Merci beaucoup de la question, Jati.
En fait, elle me donne l’occasion de saluer un autre fonctionnaire, Mark Gwozdecky. Il est le directeur politique du ministère. En m'en venant ici, j'ai demandé à Mark où nous en étions concernant certaines des questions abordées dans le communiqué.
En fait, c’est un thème central de la politique étrangère canadienne depuis un certain temps et c'est un thème majeur du G7 cette année. Comme vous l’avez dit, les ministres des Affaires étrangères du G7 se sont réunis peu après l’attaque de Salisbury, autre cas de violation flagrante des normes internationales par la Russie. En fait, avant la réunion des ministres des Affaires étrangères, le G7 a été en mesure d’agir par une déclaration ferme de solidarité avec nos partenaires et alliés britanniques qui condamnait cette attaque.
Je sais que cela a été très apprécié par le Royaume-Uni, et je pense qu’un message très puissant a été envoyé à la suite de l’attaque de Salisbury grâce à l’action très forte de la collectivité internationale, dont le Canada, qui a expulsé des diplomates russes. Je pense que cette manifestation de l’unité internationale a été très puissante et qu'elle a été un exemple de la façon dont le Canada se sert de sa présidence du G7 cette année pour vraiment jouer un rôle de leadership en rassemblant cette coalition et en appuyant la démocratie et la souveraineté de nos alliés.
Je remercie le Comité de son travail sur la loi Magnitsky, dont j’ai parlé tout à l'heure.
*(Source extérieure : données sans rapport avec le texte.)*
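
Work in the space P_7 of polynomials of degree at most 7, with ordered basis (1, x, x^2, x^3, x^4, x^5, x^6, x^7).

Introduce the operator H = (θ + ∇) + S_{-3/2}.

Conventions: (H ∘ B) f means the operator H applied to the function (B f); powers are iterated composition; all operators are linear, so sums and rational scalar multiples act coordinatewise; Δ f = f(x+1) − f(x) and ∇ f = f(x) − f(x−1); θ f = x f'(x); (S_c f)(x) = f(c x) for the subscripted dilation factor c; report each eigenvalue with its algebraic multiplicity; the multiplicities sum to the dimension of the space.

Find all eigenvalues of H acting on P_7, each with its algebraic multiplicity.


image of 1: 1
image of x: -(1/2)x + 1
image of x^2: (17/4)x^2 + 2x - 1
image of x^3: -(3/8)x^3 + 3x^2 - 3x + 1
image of x^4: (145/16)x^4 + 4x^3 - 6x^2 + 4x - 1
image of x^5: -(83/32)x^5 + 5x^4 - 10x^3 + 10x^2 - 5x + 1
image of x^6: (1113/64)x^6 + 6x^5 - 15x^4 + 20x^3 - 15x^2 + 6x - 1
image of x^7: -(1291/128)x^7 + 7x^6 - 21x^5 + 35x^4 - 35x^3 + 21x^2 - 7x + 1
the matrix is upper triangular; its diagonal is (1, -1/2, 17/4, -3/8, 145/16, -83/32, 1113/64, -1291/128)
for a triangular matrix the eigenvalues are the diagonal entries, with algebraic multiplicity their repetition count

λ = -1291/128 (multiplicity 1), λ = -83/32 (multiplicity 1), λ = -1/2 (multiplicity 1), λ = -3/8 (multiplicity 1), λ = 1 (multiplicity 1), λ = 17/4 (multiplicity 1), λ = 145/16 (multiplicity 1), λ = 1113/64 (multiplicity 1)


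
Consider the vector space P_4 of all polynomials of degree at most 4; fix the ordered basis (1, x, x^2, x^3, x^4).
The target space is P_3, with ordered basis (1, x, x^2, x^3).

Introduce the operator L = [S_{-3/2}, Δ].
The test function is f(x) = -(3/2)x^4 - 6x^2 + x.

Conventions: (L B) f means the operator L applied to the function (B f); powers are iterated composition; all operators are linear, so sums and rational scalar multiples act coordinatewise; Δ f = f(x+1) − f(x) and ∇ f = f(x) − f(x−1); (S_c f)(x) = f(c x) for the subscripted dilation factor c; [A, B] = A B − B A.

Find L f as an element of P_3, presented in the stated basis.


Δ f = -6x^3 - 9x^2 - 18x - 13/2
S_{-3/2} Δ f = (81/4)x^3 - (81/4)x^2 + 27x - 13/2
S_{-3/2} f = -(243/32)x^4 - (27/2)x^2 - (3/2)x
Δ S_{-3/2} f = -(243/8)x^3 - (729/16)x^2 - (459/8)x - 723/32
[S_{-3/2}, Δ] f = (405/8)x^3 + (405/16)x^2 + (675/8)x + 515/32

the image equals g(x) = (405/8)x^3 + (405/16)x^2 + (675/8)x + 515/32


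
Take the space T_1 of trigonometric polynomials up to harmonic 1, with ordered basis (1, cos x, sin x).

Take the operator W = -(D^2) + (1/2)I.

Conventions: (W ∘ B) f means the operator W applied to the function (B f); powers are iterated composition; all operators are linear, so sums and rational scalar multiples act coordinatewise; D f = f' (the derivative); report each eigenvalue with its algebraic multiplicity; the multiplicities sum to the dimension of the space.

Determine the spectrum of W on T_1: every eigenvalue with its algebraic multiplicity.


image of 1: 1/2
image of cos x: (3/2)cos x
image of sin x: (3/2)sin x
the matrix is diagonal; its diagonal is (1/2, 3/2, 3/2)
for a triangular matrix the eigenvalues are the diagonal entries, with algebraic multiplicity their repetition count

λ = 1/2 (multiplicity 1), λ = 3/2 (multiplicity 2)


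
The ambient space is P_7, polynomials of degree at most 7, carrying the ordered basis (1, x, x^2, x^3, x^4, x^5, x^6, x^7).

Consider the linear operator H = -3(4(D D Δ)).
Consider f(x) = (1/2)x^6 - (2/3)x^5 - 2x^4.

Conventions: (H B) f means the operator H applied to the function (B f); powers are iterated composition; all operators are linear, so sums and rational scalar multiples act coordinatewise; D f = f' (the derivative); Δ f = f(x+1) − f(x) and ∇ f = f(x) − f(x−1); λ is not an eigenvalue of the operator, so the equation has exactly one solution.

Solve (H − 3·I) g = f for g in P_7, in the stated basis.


the image equals g(x) = -(1/6)x^6 + (2/9)x^5 + (2/3)x^4 + 80x^3 + (200/3)x^2 - (112/3)x - 17548/9

write g with unknown coordinates in the stated basis and equate coefficients in (H − 3·I) g = f
solving from the highest basis element down gives g = -(1/6)x^6 + (2/9)x^5 + (2/3)x^4 + 80x^3 + (200/3)x^2 - (112/3)x - 17548/9
check: H g = 240x^3 + 200x^2 - 112x - 17548/3
so H g − 3·g = (1/2)x^6 - (2/3)x^5 - 2x^4 = f ✓


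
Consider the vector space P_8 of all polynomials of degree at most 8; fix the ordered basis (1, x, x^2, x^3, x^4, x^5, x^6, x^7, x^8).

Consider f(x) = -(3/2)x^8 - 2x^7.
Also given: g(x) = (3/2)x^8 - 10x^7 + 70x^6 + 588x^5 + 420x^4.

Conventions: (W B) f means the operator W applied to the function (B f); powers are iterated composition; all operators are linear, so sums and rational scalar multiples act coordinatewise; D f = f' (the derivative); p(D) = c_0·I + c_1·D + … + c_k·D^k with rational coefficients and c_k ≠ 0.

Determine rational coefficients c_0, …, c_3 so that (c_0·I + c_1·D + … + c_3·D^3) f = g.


c_0 = -1, c_1 = 1, c_2 = -1, c_3 = -1

D^0 f = -(3/2)x^8 - 2x^7
D^1 f = -12x^7 - 14x^6
D^2 f = -84x^6 - 84x^5
D^3 f = -504x^5 - 420x^4
matching coefficients of g against c_0 f + c_1 Df + … from the top degree down determines the c_i
solution: c_0 = -1, c_1 = 1, c_2 = -1, c_3 = -1


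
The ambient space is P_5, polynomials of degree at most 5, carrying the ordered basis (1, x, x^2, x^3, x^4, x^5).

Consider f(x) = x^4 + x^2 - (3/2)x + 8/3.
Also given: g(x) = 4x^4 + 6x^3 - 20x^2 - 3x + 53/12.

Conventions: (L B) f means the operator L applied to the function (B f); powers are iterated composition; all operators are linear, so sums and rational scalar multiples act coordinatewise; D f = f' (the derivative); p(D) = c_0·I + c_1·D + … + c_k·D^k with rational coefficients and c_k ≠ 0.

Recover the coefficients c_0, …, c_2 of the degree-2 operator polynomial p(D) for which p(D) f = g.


c_0 = 4, c_1 = 3/2, c_2 = -2

D^0 f = x^4 + x^2 - (3/2)x + 8/3
D^1 f = 4x^3 + 2x - 3/2
D^2 f = 12x^2 + 2
matching coefficients of g against c_0 f + c_1 Df + … from the top degree down determines the c_i
solution: c_0 = 4, c_1 = 3/2, c_2 = -2


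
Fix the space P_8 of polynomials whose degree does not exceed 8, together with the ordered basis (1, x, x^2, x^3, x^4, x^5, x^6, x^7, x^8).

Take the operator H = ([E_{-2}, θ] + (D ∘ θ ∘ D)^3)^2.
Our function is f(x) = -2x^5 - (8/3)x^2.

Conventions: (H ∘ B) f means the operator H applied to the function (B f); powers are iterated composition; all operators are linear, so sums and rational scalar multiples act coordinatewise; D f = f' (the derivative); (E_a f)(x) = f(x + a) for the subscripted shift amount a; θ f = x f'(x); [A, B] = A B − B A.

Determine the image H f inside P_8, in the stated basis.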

Il s’agit, bien sûr, d’un instrument supplémentaire important, mis à notre disposition dans notre panoplie diplomatique et que nous avons pu utiliser dans le cadre de notre politique à l’égard de la Russie.
Le Canada est très engagé et il appuie ses partenaires, les Pays-Bas et l’Australie, dans le récent rapport sur la tragédie du MH17, autre exemple important. Comme nous en avons discuté au sujet des Rohingyas, c’est un exemple de l’importance de l’ordre fondé sur des règles, de l’importance de recueillir des preuves et de l’importance et de la valeur de demander des comptes. C’est une question que le Canada suit de très près et qu’il continuera de suivre de près. Je pense que c’est une question importante qui émerge en cette année de présidence du G7.
J’aimerais faire une dernière remarque, qui a certainement intéressé les ministres des Affaires étrangères du G7 et qui, je crois, sera un enjeu important lorsque les dirigeants du G7 se réuniront très bientôt. Je parle de l’importance de défendre nos démocraties contre l’ingérence étrangère. Nous constatons, particulièrement de la part de la Russie, une tentative très orchestrée pour miner nos institutions démocratiques de l’intérieur et pour compromettre la crédibilité et l’efficacité du fonctionnement de nos démocraties. Il est très important pour nous Canadiens d’en être conscients et de travailler fort pour défendre nos démocraties. Je dis bien « nous Canadiens » et pas seulement parlementaires.
C’est une question dont j’ai discuté avec le premier ministre de l’Estonie la semaine dernière. Il est venu, accompagné du responsable de la lutte contre les cybermenaces en provenance de la Russie. Ce fonctionnaire a dit que c’était peut-être plus facile en Estonie que dans d’autres pays, parce que leur population est très bien préparée et a des défenses naturelles. Je pense que c’est une leçon que toutes les démocraties peuvent et doivent tirer de pays comme nos partenaires des pays Baltes et de pays comme l’Ukraine. C’est une menace qui a peut-être commencé dans les pays Baltes et en Ukraine, mais c’est un problème qui nous touche de près aussi, au Canada.
Je pense que c’est une question importante à laquelle les grandes démocraties industrielles du monde — c’est ce qu’est le G7 — doivent s’attaquer. Nous le constatons, et le Canada joue un rôle de premier plan à cet égard.